For most of the ballet, Ms. Coates wore pointe shoes, while her colleagues were in sneakers. The three older dancers were relatively stiff and foreshortened, and danced with a pokerfaced diligence that sat oddly on the flights of Balanchine’s fancy.Further deformation was provided by the dancers’ singsong rhythms, which ironed out the taut articulation of the original.


Much slapstick makes Ms. Rainer’s piece a worthy heir to the long tradition of ballet parodies. It reminds us that balletic grace depends on fragile equilibrium and synchronization, and can easily tip into farce with the slightest hitch or flub. At times, “AG” in effect becomes a parody of a parody, as when it mocks the finicky affectations of hands in “Agon” – the Balanchine choreography already something of a send-up of Baroque manners.


Ms. Rainer’s evident ambivalence toward Balanchine’s original is to some degree an outgrowth of the debates on gender roles that dominated the cultural landscape of her prime years in dance. When she satirizes the contrapposto showgirl poses that Balanchine used, she seems impatient and dismissive of his female iconography.


The principal duet in “Agon” was rendered here as a female quartet, in which Ms. Coates more or less took the ballerina’s role while her confederates spelled the support of her erstwhile male partner. Sometimes one woman directed the other three as if guiding furniture movers. Hovering in the air was the question, once intensely debated, of whether, in the neoclassical pas de deux, we are seeing a snapshot of power asymmetry and psychic manipulation when a ballerina’s limbs are intricately arranged by a male partner.
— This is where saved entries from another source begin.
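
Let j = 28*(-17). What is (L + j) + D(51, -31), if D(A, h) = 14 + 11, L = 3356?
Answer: 2905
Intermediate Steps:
D(A, h) = 25
j = -476
(L + j) + D(51, -31) = (3356 - 476) + 25 = 2880 + 25 = 2905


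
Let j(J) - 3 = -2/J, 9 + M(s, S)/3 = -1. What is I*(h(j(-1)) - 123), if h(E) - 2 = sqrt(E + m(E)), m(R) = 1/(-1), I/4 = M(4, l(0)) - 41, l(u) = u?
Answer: 33796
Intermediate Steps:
M(s, S) = -30 (M(s, S) = -27 + 3*(-1) = -27 - 3 = -30)
I = -284 (I = 4*(-30 - 41) = 4*(-71) = -284)
j(J) = 3 - 2/J
m(R) = -1
h(E) = 2 + sqrt(-1 + E) (h(E) = 2 + sqrt(E - 1) = 2 + sqrt(-1 + E))
I*(h(j(-1)) - 123) = -284*((2 + sqrt(-1 + (3 - 2/(-1)))) - 123) = -284*((2 + sqrt(-1 + (3 - 2*(-1)))) - 123) = -284*((2 + sqrt(-1 + (3 + 2))) - 123) = -284*((2 + sqrt(-1 + 5)) - 123) = -284*((2 + sqrt(4)) - 123) = -284*((2 + 2) - 123) = -284*(4 - 123) = -284*(-119) = 33796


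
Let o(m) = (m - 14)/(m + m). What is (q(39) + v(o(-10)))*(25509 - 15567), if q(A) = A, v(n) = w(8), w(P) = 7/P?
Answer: 1585749/4 ≈ 3.9644e+5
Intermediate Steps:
o(m) = (-14 + m)/(2*m) (o(m) = (-14 + m)/((2*m)) = (-14 + m)*(1/(2*m)) = (-14 + m)/(2*m))
v(n) = 7/8
(q(39) + v(o(-10)))*(25509 - 15567) = (39 + 7/8)*(25509 - 15567) = (319/8)*9942 = 1585749/4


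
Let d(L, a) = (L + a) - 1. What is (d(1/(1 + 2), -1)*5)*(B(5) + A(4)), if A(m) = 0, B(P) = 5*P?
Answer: -625/3 ≈ -208.33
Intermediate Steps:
d(L, a) = -1 + L + a
(d(1/(1 + 2), -1)*5)*(B(5) + A(4)) = ((-1 + 1/(1 + 2) - 1)*5)*(5*5 + 0) = ((-1 + 1/3 - 1)*5)*(25 + 0) = ((-1 + 1/3 - 1)*5)*25 = -5/3*5*25 = -25/3*25 = -625/3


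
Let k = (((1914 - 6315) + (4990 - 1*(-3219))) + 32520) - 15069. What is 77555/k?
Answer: 77555/21259 ≈ 3.6481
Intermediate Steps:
k = 21259 (k = ((-4401 + (4990 + 3219)) + 32520) - 15069 = ((-4401 + 8209) + 32520) - 15069 = (3808 + 32520) - 15069 = 36328 - 15069 = 21259)
77555/k = 77555/21259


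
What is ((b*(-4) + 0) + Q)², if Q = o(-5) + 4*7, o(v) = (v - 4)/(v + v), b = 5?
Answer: 7921/100 ≈ 79.210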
In true 1960s fashion, Ms. Rainer’s choreography encompasses the dancers’ ostensibly impromptu time outs and warm-ups. Sometimes the dancers performed original choreography by Ms. Rainer – in a characteristically quotidian movement language – while a television set broadcast a per formance of the real “Agon.” The “H.M.”in the title of Ms.Rainer’s piece refers to Henry Mancini, whose “Pink Panther” theme made up an oxymoronic coda to the Stravinsky. This gave the dancers a couple of minutes to shake out the knotty entanglements they quoted from “Agon.”
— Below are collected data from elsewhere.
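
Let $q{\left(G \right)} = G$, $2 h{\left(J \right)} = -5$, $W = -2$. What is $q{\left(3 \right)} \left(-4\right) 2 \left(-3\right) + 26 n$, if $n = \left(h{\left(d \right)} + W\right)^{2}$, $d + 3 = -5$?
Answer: $\frac{1197}{2} \approx 598.5$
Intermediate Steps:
$d = -8$ ($d = -3 - 5 = -8$)
$h{\left(J \right)} = - \frac{5}{2}$ ($h{\left(J \right)} = \frac{1}{2} \left(-5\right) = - \frac{5}{2}$)
$n = \frac{81}{4}$ ($n = \left(- \frac{5}{2} - 2\right)^{2} = \left(- \frac{9}{2}\right)^{2} = \frac{81}{4} \approx 20.25$)
$q{\left(3 \right)} \left(-4\right) 2 \left(-3\right) + 26 n = 3 \left(-4\right) 2 \left(-3\right) + 26 \cdot \frac{81}{4} = \left(-12\right) \left(-6\right) + \frac{1053}{2} = 72 + \frac{1053}{2} = \frac{1197}{2}$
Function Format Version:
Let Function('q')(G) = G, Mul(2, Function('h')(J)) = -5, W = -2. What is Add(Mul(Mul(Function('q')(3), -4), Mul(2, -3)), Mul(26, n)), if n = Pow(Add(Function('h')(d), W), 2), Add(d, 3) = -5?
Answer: Rational(1197, 2) ≈ 598.50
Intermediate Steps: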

“Sourcing Stravinsky” opened with David Neumann’s “hit the deck. (studies and accidents),” an anarchic romp performed by the Advanced Beginner Group. This piece was rife with amusing sight and audio gags. Next came Ronnie Harris’s “Heaven,” performed by the Collective, which tied Stravinsky’s “Rite of Spring” to the demotic. In it, a pack of prowling street girls vanquishes a male who falls into their clutches; this suggested the tribe of Bachantes who destroy Orpheus, a legend that Stravinsky and Balanchine turned into a ballet in 1948.
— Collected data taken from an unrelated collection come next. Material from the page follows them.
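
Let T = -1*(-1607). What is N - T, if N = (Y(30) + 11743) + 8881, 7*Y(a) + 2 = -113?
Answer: 133004/7 ≈ 19001.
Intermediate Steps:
T = 1607
Y(a) = -115/7 (Y(a) = -2/7 + (⅐)*(-113) = -2/7 - 113/7 = -115/7)
N = 144253/7 (N = (-115/7 + 11743) + 8881 = 82086/7 + 8881 = 144253/7 ≈ 20608.)
N - T = 144253/7 - 1*1607 = 144253/7 - 1607 = 133004/7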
The first half concluded with Dayna Hanson and Linas Phillips’s performance of their “Track 11,” a send-up of the adoration of celebrities and the trivialization of great artists, and by extension, important subjects of any kind, by shallow contemporary new outlets. A video trailer showed footage of Stravinsky conducting, facetious paeans to his work on behalf of the homeless, including an interview with an apparently indigent man who recalled hanging out with him. “People were like – ‘Whoaaa …’ ” when they heard Stravinsky, Mr. Phillips informed us as he brandished a microphone and launched into something of a stand-up comedy monologue.


After the intermission, Cynthia Hopkins offered her “Tsimtsum,” a performance piece that is mostly solo, in which she assumed the persona of an outlandish poete maudite. Dressed in a “Lost in Space” robot carapace, she intoned in a piping, childish voice ironic and mournful ruminations on the plight of humankind. The message was so somber, and the pace so deliberate that “Tsimtsum” was a welcome and important change of pace on a program that often provoked laugh-out-loud hilarity.


Until April 22 (219 W. 19th Street, 212-924-0077).